White Institutional Presence: The Impact of Whiteness on Campus Climate

Winter 2010

Source: Harvard Educational Review, 80(4) (Winter 2010): 464-490.
(Reviewed by the Portal Team)

In this article, the author focuses on African American undergraduates to illuminate the consequences of situated White academic beliefs, procedures, and traditions on social and academic life at predominantly white institutions (PWIs).

The author argues that it is essential that predominately White institutions interested in addressing African American attrition due to chilly or hostile campus climates realize how marginalization and discrimination are the outcomes of White mainstream ideology (Whiteness) and White privilege. These sources of hostile or chilly campus climates are what the author names White institutional presence (WIP). WIP focuses on the White normative messages and practices that are exchanged within the academic milieu.

Conceptual Framework

The author proposes WIP as a framework that can enhance understanding of embedded ideologies of Whiteness and provide a meaningful guide for institutional reflection.
The manifestation of WIP can be categorized into four intricately linked attributes: White ascendancy, monoculturalism, White blindness, and White estrangement.

White Ascendancy
White ascendancy refers to thinking and behavior that arise from White mainstream authority and advantage, which in turn are generated from Whiteness's historical position of power and domination. The composition of White ascendancy includes a sense of superiority, a sense of entitlement, domination over racial discourse, and White victimization.
The author proposes that White ascendancy beliefs lead people to ignore people of color and their abilities. White ascendency creates a hostile environment for African Americans.

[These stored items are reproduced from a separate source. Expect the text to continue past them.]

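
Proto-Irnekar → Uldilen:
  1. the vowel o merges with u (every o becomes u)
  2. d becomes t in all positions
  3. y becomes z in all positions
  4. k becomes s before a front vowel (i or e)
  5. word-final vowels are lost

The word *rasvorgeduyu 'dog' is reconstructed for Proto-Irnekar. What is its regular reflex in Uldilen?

Uldilen: *rasvorgeduyu
  rasvorgeduyu → rasvurgeduyu   [vowel merger]
  rasvurgeduyu → rasvurgetuyu   [unconditioned shift]
  rasvurgetuyu → rasvurgetuzu   [unconditioned shift]
  rasvurgetuzu (rule 4 does not apply)
  rasvurgetuzu → rasvurgetuz   [apocope]
  giving Uldilen rasvurgetuz.

rasvurgetuz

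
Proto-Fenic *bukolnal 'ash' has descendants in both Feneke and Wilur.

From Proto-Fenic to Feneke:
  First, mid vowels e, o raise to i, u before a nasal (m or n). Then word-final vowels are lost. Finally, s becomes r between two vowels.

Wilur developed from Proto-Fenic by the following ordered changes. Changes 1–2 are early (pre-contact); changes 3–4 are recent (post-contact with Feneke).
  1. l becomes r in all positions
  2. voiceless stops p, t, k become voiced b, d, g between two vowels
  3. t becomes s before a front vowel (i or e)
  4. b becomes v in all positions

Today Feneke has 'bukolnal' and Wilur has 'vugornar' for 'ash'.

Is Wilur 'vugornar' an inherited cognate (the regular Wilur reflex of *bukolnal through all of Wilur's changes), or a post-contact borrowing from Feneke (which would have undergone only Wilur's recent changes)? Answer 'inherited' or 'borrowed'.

inherited

If inherited, *bukolnal would pass through all of Wilur's changes:
Wilur: *bukolnal > bukornar > bugornar > vugornar  (by unconditioned shift, intervocalic voicing, unconditioned shift)
If borrowed from Feneke 'bukolnal' after the early changes, it would undergo only the recent ones:
  rule 3 (palatalisation): no change (bukolnal)
  rule 4 (unconditioned shift): bukolnal → vukolnal
  ⇒ as a loan: vukolnal
Wilur 'vugornar' matches the inherited outcome exactly, so it is an inherited cognate, not a loan.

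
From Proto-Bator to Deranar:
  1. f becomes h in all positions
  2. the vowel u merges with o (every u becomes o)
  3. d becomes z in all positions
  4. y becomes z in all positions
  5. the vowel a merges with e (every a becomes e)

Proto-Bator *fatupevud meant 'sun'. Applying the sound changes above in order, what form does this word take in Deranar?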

White monocultural paradigm endorses White structures of knowledge, which in turn embraces rationality and scientific evaluation standards and disallows different worldviews' epistemologies, ideas, and practices (Patton, McEwen, Rendón, & Howard-Hamilton, 2007). As a result of Eurocentric views of scholarship, alternative racial and ethnic perspectives are rarely found in required course readings.

White Blindness
White blindness is a racial ideology that obscures and protects White identity and White privilege. It is based on the principle of color blindness, which positions equality in an ideology wherein the race of a person is and ought to be immaterial to any decision-making process. White blindness is apparent in institutional curricular decisions, such as faculty deciding on classroom texts without a critical eye for deficit messages embedded in those texts.

White Estrangement
WIP is sustained and perpetuated through White estrangement, through the distancing of Whites physically and socially from people of color. Thus, White students may not instigate interaction (Tatum, 1997/2003), may self-segregate, and may not seek out cultural immersion experiences (Reason, Roosa Millar, & Scales, 2005).


Higher education leaders need to be prepared to work with culturally different students and help create learning environments that encourage respect and intercultural understanding (López, 2003). The author claims that by using the WIP framework, practitioners and administrators can bring to light subtle and blatant consequences of White ascendancy, monoculturalism, White blindness, and White estrangement. To address chilly climates in higher education, institutions must craft solutions that target these root causes.

López, G. R. (2003). The (racially neutral) politics of education: A critical race theory perspective. Educational Administration Quarterly, 39(1), 68-94.
Patton, L. D., McEwen, M., Rendón, L. L, & Howard-Hamilton, M. F. (2007). Critical race perspectives on theory in student affairs. New Directions for Student Services, 2007(120) , 39-53.
Reason, R. D., Roosa Millar, E. A, & Scales, T C. (2005). Toward a model of racial justice ally development, Journal of College Student Development, 46(b) , 530-546.
Tatum, B. (1997/2003). "Why are all the Black kids sitting together in the cafeteria?" "New York: Basic Books.